Kody Keyworth, who has been in the band for a while but is not often involved in the writing process from the start of an album, brings a large amount of influence to the overall cosmic feel to the album. The energy is different - not only in the transitions and the mixing, which play a big role I’m sure, but in the way the synthesizers and other elements are fronted in the composition. Celestite, from 2014, was primarily a dungeon synth album from Wolves In The Throne Room, but for me Primordial Arcana is the full picture for how those interests and ideas can be integrated into something that feels classically beautiful in the way For All Tid does, or Il Etait Une Forêt… by Gris.

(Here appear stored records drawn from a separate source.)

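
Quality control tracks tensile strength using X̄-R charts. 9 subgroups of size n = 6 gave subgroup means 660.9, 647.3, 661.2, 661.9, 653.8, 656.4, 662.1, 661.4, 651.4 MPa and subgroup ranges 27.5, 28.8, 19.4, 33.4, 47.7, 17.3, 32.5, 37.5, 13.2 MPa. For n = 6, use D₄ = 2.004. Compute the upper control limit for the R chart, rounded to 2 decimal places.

57.29

R̄ = (27.5 + 28.8 + 19.4 + 33.4 + 47.7 + 17.3 + 32.5 + 37.5 + 13.2) / 9 = 257.3000 / 9 = 28.5889
UCL_R = D₄·R̄ = 2.004 × 28.5889 = 57.2921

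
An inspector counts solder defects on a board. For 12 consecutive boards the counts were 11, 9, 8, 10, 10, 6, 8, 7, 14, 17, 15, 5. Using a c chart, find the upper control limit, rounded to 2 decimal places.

19.49

c̄ = (11 + 9 + 8 + 10 + 10 + 6 + 8 + 7 + 14 + 17 + 15 + 5) / 12 = 120 / 12 = 10.0000
UCL = c̄ + 3√c̄ = 10.0000 + 3 × √10.0000 = 10.0000 + 3 × 3.1623 = 19.4868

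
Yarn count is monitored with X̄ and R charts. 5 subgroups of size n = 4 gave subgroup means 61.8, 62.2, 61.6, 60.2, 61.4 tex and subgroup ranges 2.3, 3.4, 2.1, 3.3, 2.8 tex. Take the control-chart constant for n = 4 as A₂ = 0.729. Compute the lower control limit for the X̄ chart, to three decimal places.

X̄̄ = (61.8 + 62.2 + 61.6 + 60.2 + 61.4) / 5 = 307.2000 / 5 = 61.4400
R̄ = (2.3 + 3.4 + 2.1 + 3.3 + 2.8) / 5 = 13.9000 / 5 = 2.7800
LCL = X̄̄ − A₂·R̄ = 61.4400 − 0.729 × 2.7800 = 59.4134

59.413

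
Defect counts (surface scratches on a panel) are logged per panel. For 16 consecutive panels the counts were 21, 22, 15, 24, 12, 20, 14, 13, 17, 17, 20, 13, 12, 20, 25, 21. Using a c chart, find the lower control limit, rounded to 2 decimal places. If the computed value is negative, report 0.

c̄ = (21 + 22 + 15 + 24 + 12 + 20 + 14 + 13 + 17 + 17 + 20 + 13 + 12 + 20 + 25 + 21) / 16 = 286 / 16 = 17.8750
LCL = c̄ − 3√c̄ = 17.8750 − 3 × 4.2279 = 5.1913

5.19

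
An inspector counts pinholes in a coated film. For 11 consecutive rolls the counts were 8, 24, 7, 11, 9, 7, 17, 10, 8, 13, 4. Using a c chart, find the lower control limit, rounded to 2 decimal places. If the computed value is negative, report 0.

0.90

c̄ = (8 + 24 + 7 + 11 + 9 + 7 + 17 + 10 + 8 + 13 + 4) / 11 = 118 / 11 = 10.7273
LCL = c̄ − 3√c̄ = 10.7273 − 3 × 3.2753 = 0.9015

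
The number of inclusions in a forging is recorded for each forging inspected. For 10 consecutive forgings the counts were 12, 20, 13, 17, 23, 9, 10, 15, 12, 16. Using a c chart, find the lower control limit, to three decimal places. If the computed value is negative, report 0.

c̄ = (12 + 20 + 13 + 17 + 23 + 9 + 10 + 15 + 12 + 16) / 10 = 147 / 10 = 14.7000
LCL = c̄ − 3√c̄ = 14.7000 − 3 × 3.8341 = 3.1978

3.198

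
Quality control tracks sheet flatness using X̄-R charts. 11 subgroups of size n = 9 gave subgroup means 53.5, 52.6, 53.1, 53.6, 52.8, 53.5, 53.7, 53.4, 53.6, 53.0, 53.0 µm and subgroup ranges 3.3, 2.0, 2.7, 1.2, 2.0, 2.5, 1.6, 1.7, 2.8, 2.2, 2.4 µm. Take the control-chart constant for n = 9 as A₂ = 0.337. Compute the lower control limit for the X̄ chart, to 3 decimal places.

52.507

X̄̄ = (53.5 + 52.6 + 53.1 + 53.6 + 52.8 + 53.5 + 53.7 + 53.4 + 53.6 + 53.0 + 53.0) / 11 = 585.8000 / 11 = 53.2545
R̄ = (3.3 + 2.0 + 2.7 + 1.2 + 2.0 + 2.5 + 1.6 + 1.7 + 2.8 + 2.2 + 2.4) / 11 = 24.4000 / 11 = 2.2182
LCL = X̄̄ − A₂·R̄ = 53.2545 − 0.337 × 2.2182 = 52.5070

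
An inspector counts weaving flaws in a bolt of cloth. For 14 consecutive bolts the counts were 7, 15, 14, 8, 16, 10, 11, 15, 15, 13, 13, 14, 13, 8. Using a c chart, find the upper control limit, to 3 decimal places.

22.801

c̄ = (7 + 15 + 14 + 8 + 16 + 10 + 11 + 15 + 15 + 13 + 13 + 14 + 13 + 8) / 14 = 172 / 14 = 12.2857
UCL = c̄ + 3√c̄ = 12.2857 + 3 × √12.2857 = 12.2857 + 3 × 3.5051 = 22.8010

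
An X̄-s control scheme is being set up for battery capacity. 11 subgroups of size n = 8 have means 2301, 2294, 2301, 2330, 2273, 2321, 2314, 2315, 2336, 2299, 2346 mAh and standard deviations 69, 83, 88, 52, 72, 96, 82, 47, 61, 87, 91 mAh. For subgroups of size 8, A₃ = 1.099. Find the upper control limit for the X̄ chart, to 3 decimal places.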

So often new Black Metal falls into a compositional rut, especially in the DSBM space that I often find myself drawn to, where the riffs go on forever. There’s a special kind of conceptual and physical suffering that is meant to be implied - the riff is so brutal that it must go on until the point you just can’t fucking stand it anymore, and then the track breaks into the halftime beat and it’s epic. This often works, but when you listen to as much black metal as I do, it gets very exhausting. Primordial Arcana does a lot of work to make sure this never happens. By varying the compositions and by keeping each section only as long as it is needed, the songs move with emotion and character - they rise further than you think they can, but they also fall quickly into silence. A guitar heavy, blasting section will often transition into something bigger and more melodic without losing its fierceness.
In “Masters of Rain and Storm,” which is immediately furious, there is a change about every 30 seconds (even if it is small), until the first real breakdown happens at two minutes. Everything falls away and is built back again slowly. Big crashes. Guitar riff. Nice Bass line. Then, when the double bass comes back things fall away again and the synth takes over. There is almost no guitar at all. It’s very quiet. But no energy is lost! It’s wild. Yet, it feels cohesive, even when the neofolk-esque acoustic guitar takes the forefront at the sixth minute, and again things fall away into a cavernous stillness. It feels like one emotional stake in the earth built up around this album.
This emotionality is key to what makes the album feel like it fits within the Cascadian Black Metal sub genre, where the post-metal and shoegaze influences bring space and diversity, and allow the album to expand further. Ritualistic Black Metal, Dungeon Synth, Cascadian Black Metal, whatever it is, I love it. It will always core me out and bring me back to life. The album ends with an instrumental track, “Eostre,” where the running water leads us out of the forest, into the mountains, and further on our journey, away.
In the “Wolves In The Throne Room recommends” section of the Bandcamp page, is Bell Witch’s Mirror Reaper. A perfect pairing for anyone new to either band.
Primordial Arcana is out now on Relapse Records.